Look, why actors are missing shows, that’s their business. But the people who step into their shoes deserve more than a pat on the back and a thank you so much. They deserve recognition and a big fat award, or maybe you could call it a reward. You know, just like all their fellow actors get. You know, those people on the A-teams. Come on, American Theater Wing and the Broadway League, belly up to the bar, Tony’s for understudies, period, full stop.

Oh, and P.S., while we’re at it, what sort of recognition are we giving to the camera operators now that we have gone digital and screens are taking over the stage? In The Portrait of Dorian Gray, there were 15 technical performers doing everything from holding a steadicam to assisting Sarah Snook to transform from one of her 26 characters into another. Sarah Snook got a Tony. Technical staff got a big thank you.

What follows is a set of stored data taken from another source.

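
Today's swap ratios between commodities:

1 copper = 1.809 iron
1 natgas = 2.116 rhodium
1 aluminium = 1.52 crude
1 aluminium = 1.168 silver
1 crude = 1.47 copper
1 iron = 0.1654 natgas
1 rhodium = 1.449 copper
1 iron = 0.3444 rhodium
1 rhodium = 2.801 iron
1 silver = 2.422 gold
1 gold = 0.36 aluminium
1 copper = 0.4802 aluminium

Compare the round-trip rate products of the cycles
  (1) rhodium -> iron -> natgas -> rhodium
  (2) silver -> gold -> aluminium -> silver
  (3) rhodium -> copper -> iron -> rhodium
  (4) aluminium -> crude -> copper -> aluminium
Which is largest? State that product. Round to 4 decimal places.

(1) 2.801 × 0.1654 × 2.116 = 0.98031
(2) 2.422 × 0.36 × 1.168 = 1.01840
(3) 1.449 × 1.809 × 0.3444 = 0.90276
(4) 1.52 × 1.47 × 0.4802 = 1.07296
Highest is cycle (4) at 1.0730 (>1, arbitrage).

1.0730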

So, next time you go to a show, open your program to the cast list page. Note the understudies just below that and the technical staff on the same page. See if you can connect the dots. How many roles have more than one understudy? How many of the understudies are covering more than one part? Yeah, go figure that one out. Then, vision an enormous flow chart. That’s something like a family tree. You know, where Aunt Ginny was married to James, who was the son of her father’s second cousin. That did not turn out so well… You get the picture.

What goes on behind that curtain is more complicated than any story that is being told up front. And at the center of it all are the understudies, who, as I have said, deserve an entire Tony category, or maybe 12, all their own. Understudies. Think about it.